The first time I ever had a drink was actually earlier on than I initially remembered. I was babysitting. I had put the kids to bed and was riffling around the kitchen for something to snack on while I waited for their parents to return home. There was a box of chilled wine in the fridge. I remember a curiosity rising in me and the sour, watery tast of the wine hitting my tongue. I felt nothing other than a brief thrill of fear.
It wasn’t until the summer after my Senior year that I actively sought drinking. This was a delight to my friends who had spent several years of frustration as I tee-totaled my way through high school, terrified of trouble and my step-father’s actively abusive grip on my psyche.
I got drunk for the first time in a safe place with safe people and, truth be told, it was wonderful. I felt my morose and anxious personality float up above my head like a smoke-filled balloon. The first few months of my drinking were, if averaged, a fairly good-natured time. I was delusionally pleased that I hadn’t immediately turned into a monster the second I lost my first brain cells to booze. Drinking, to me, felt like taking a big gulp of air after spending several years underwater. It removed me from my body and for a brief time seemed a viable treatment for both my mania and depression. Hell, even after I became aware that I was causing harm rather than treating it, I remained consistently loaded hoping for alternative results.

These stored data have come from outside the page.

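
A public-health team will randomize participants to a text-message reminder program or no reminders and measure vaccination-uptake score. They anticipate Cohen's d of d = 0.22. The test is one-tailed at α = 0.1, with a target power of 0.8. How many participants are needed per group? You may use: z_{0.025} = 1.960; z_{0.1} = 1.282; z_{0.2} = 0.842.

n = 187 per group

For two independent groups with equal n: n = 2·((z_{α} + z_β) / d)².
z_{α} + z_β = 1.282 + 0.842 = 2.124.
n = 2 × (2.124 / 0.22)² = 2 × 9.655² = 2 × 93.21 = 186.4.
Round up to the next whole participant.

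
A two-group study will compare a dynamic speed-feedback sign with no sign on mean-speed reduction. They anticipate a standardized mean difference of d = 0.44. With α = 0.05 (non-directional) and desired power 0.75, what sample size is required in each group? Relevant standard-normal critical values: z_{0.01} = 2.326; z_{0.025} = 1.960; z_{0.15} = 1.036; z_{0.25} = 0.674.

For two independent groups with equal n: n = 2·((z_{α/2} + z_β) / d)².
z_{α/2} + z_β = 1.960 + 0.674 = 2.634.
n = 2 × (2.634 / 0.44)² = 2 × 5.986² = 2 × 35.84 = 71.7.
Round up to the next whole participant.

n = 72 per group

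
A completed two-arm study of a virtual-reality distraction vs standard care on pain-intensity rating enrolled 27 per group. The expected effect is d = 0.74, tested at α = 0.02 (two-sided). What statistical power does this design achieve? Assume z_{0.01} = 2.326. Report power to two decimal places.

For two equal groups, power = Φ(d·√(n/2) − z_{α/2}).
d·√(n/2) = 0.74 × √(27/2) = 0.74 × 3.674 = 2.719.
z_β = 2.719 − 2.326 = 0.393.
Power = Φ(0.393) = 0.653.

power ≈ 0.65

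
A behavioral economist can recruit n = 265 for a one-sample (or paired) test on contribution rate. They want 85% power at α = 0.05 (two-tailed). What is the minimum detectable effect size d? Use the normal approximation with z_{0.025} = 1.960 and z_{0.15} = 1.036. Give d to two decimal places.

For a single sample (or paired design) of n = 265: d_min = (z_{α/2} + z_β)/√n.
z-sum = 1.960 + 1.036 = 2.996.
d_min = 2.996 / √265 = 2.996 / 16.279 = 0.184.

d_min ≈ 0.18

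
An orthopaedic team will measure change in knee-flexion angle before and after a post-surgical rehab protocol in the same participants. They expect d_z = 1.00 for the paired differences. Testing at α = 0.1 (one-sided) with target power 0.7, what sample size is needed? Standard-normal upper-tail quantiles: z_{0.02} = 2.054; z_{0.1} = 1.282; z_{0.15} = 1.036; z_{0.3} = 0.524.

For a paired (one-sample on differences) test: n = ((z_{α} + z_β) / d)².
z_{α} + z_β = 1.282 + 0.524 = 1.806.
n = (1.806 / 1.00)² = 1.806² = 3.26.
Round up.

n = 4 pairs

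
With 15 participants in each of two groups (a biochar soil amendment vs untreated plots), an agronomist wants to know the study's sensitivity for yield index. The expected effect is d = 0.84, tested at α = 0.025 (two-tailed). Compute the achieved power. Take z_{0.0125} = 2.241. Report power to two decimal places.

For two equal groups, power = Φ(d·√(n/2) − z_{α/2}).
d·√(n/2) = 0.84 × √(15/2) = 0.84 × 2.739 = 2.300.
z_β = 2.300 − 2.241 = 0.059.
Power = Φ(0.059) = 0.524.

power ≈ 0.52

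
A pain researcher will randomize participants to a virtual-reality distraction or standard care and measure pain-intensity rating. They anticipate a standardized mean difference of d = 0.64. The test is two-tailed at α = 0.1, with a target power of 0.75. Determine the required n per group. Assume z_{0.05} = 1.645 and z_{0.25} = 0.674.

n = 27 per group

For two independent groups with equal n: n = 2·((z_{α/2} + z_β) / d)².
z_{α/2} + z_β = 1.645 + 0.674 = 2.319.
n = 2 × (2.319 / 0.64)² = 2 × 3.623² = 2 × 13.13 = 26.3.
Round up to the next whole participant.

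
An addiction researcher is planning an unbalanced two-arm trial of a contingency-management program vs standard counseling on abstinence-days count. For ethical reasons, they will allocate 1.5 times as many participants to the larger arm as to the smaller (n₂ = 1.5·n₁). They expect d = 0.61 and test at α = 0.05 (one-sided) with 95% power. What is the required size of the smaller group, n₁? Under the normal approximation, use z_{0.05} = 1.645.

n₁ = 49

With allocation ratio k = n₂/n₁ = 1.5, Var(x̄₁−x̄₂) = σ²(1/n₁ + 1/(k·n₁)) = σ²·(k+1)/(k·n₁).
So n₁ = (1 + 1/k)·((z_{α} + z_β)/d)² = 1.667 × (3.290/0.61)².
n₁ = 1.667 × 29.09 = 48.5.
Round up: n₁ = 49, giving n₂ = ⌈1.5 × 49⌉ = ⌈73.5⌉ = 74.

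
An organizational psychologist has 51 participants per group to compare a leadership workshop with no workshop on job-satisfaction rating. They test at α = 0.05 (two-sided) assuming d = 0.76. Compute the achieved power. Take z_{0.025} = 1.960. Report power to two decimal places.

For two equal groups, power = Φ(d·√(n/2) − z_{α/2}).
d·√(n/2) = 0.76 × √(51/2) = 0.76 × 5.050 = 3.838.
z_β = 3.838 − 1.960 = 1.878.
Power = Φ(1.878) = 0.970.

power ≈ 0.97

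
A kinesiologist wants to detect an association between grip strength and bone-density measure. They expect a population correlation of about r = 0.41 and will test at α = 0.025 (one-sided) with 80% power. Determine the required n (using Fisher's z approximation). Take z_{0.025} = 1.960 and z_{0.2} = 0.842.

Fisher's z: C = ½·ln((1+r)/(1−r)) = ½·ln(2.3898) = 0.4356.
n = ((z_{α} + z_β)/C)² + 3.
(1.960 + 0.842) / 0.4356 = 2.802 / 0.4356 = 6.433.
n = 6.433² + 3 = 41.38 + 3 = 44.4.
Round up.

n = 45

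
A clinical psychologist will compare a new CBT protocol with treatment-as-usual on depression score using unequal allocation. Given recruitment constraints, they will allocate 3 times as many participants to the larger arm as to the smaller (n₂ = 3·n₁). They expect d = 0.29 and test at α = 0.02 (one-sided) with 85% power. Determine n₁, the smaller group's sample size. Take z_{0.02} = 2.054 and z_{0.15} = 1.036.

n₁ = 152

With allocation ratio k = n₂/n₁ = 3, Var(x̄₁−x̄₂) = σ²(1/n₁ + 1/(k·n₁)) = σ²·(k+1)/(k·n₁).
So n₁ = (1 + 1/k)·((z_{α} + z_β)/d)² = 1.333 × (3.090/0.29)².
n₁ = 1.333 × 113.53 = 151.4.
Round up: n₁ = 152, giving n₂ = 3 × 152 = 456.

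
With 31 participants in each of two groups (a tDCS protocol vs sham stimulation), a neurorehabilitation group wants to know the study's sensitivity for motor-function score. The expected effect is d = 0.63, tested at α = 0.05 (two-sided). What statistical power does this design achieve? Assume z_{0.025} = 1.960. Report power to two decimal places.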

So the story continues and here we are at Incomprehensible Demoralization. Cue the attempted walk of shame from a mostly horrendous 6 years of drinking, drugging, and general self abuse. I say “mostly horrendous” in an attempt to convince myself that drinking wasn’t fun (it sometimes was very fun). As I have chosen the route of AA, this self talk would constitute Step 1: We admitted that we were powerless over alcohol and our lives had become unmanageable. I believe that both of these statements apply to me, sure, but do I really believe that there will never come a time when my life could include alcohol and be manageable at the same time?
Hopefully. I’m really trying to hammer that information in there.
I’m 24, I’ve got stories, and I think it would help me to write them out.
I hope it helps someone else in the process.